A Compensation Philosophy
Open communication among all parties can also have a positive impact on employee morale. Recognizing the impact that the current short-term inflation is having on employees and ensuring they understand the organization is doing what it can, given its economic limitations, is necessary. A water utility may view a drop in water usage attributable to customers’ ability to pay the bills as being good for the environment, but at the same time must function with the reduced revenue.
Employees often expect their employer to “keep them whole” with respect to their real purchasing power. This mandates that organizations make it clear that pay levels are managed based on the cost of labor, rather than the cost of living. Over the last four decades, the cost of labor has increased about 40% faster than the cost of living. But in individual years, the relationship between the two measures can vary significantly. During high inflation periods, the increase in the cost of living was higher than the cost of labor, but in all cases, the numbers eventually flipped, and the cost of labor was higher for the next several years, creating a “catch-up.”
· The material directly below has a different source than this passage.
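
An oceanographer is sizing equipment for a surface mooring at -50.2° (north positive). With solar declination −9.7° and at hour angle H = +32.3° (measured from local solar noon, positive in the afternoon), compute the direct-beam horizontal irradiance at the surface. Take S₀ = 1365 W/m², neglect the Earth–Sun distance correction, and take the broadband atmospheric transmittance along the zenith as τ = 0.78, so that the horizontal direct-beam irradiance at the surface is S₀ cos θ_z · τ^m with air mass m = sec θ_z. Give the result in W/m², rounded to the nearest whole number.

cos θ_z = sin φ sin δ + cos φ cos δ cos H = (-0.7683)(-0.1685) + (0.6401)(0.9857)(0.8453) = 0.6628.
Air mass m = 1/cos θ_z = 1/0.6628 = 1.509; τ^m = 0.78^1.509 = 0.6873.
Surface direct beam = 1365 × 0.6628 × 0.6873 = 621.82 W/m².

622 W/m²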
Employees will want the higher of the two numbers in each year (2022 is an extreme example), but any employer doing that would price itself out of business. One of the most important steps that management should take now is to educate employees about their compensation philosophy and why pay levels must be managed based on competitive labor costs.
Pay increase budgets for the last decade have been around 3% of payroll for most organizations, according to published surveys. For organizations wishing to convince their employees they care about the impact of short-term inflation of 6% or more, there are several options. Perhaps the least practical is increasing base pay rates by a large amount. That will permanently increase the payroll into the future, and if economists are correct (i.e., that the inflation rates will subside within a year), the employer will now have to deal with the increased fixed cost burden … forever.
One option is to maintain a more typical base pay increase budget and to grant a “short-term inflation offset” award. A cash payment equivalent to one or two weeks of pay could be distributed, accompanied by an explanation that this action is the result of extraordinary circumstances, and not a change in pay policy.
If there is a desire to channel a larger amount to lower-paid employees who are less able to manage the spike in inflation, a pool of 2% to 4% of payroll could be created and the awards could be the same dollar amount for everyone (pool divided by the number of employees). Since money is involved, this will get the employees’ attention, providing an education in how and why pay is managed the way it is.
No Strategy Is Universally Effective
The pandemic and its aftermath have created an extraordinary impact on employers and employees. How well these circumstances are dealt with will have an impact on organizational effectiveness well into the future. Each organization must determine what fits its specific context, rather than assume there is a strategy that is universally effective.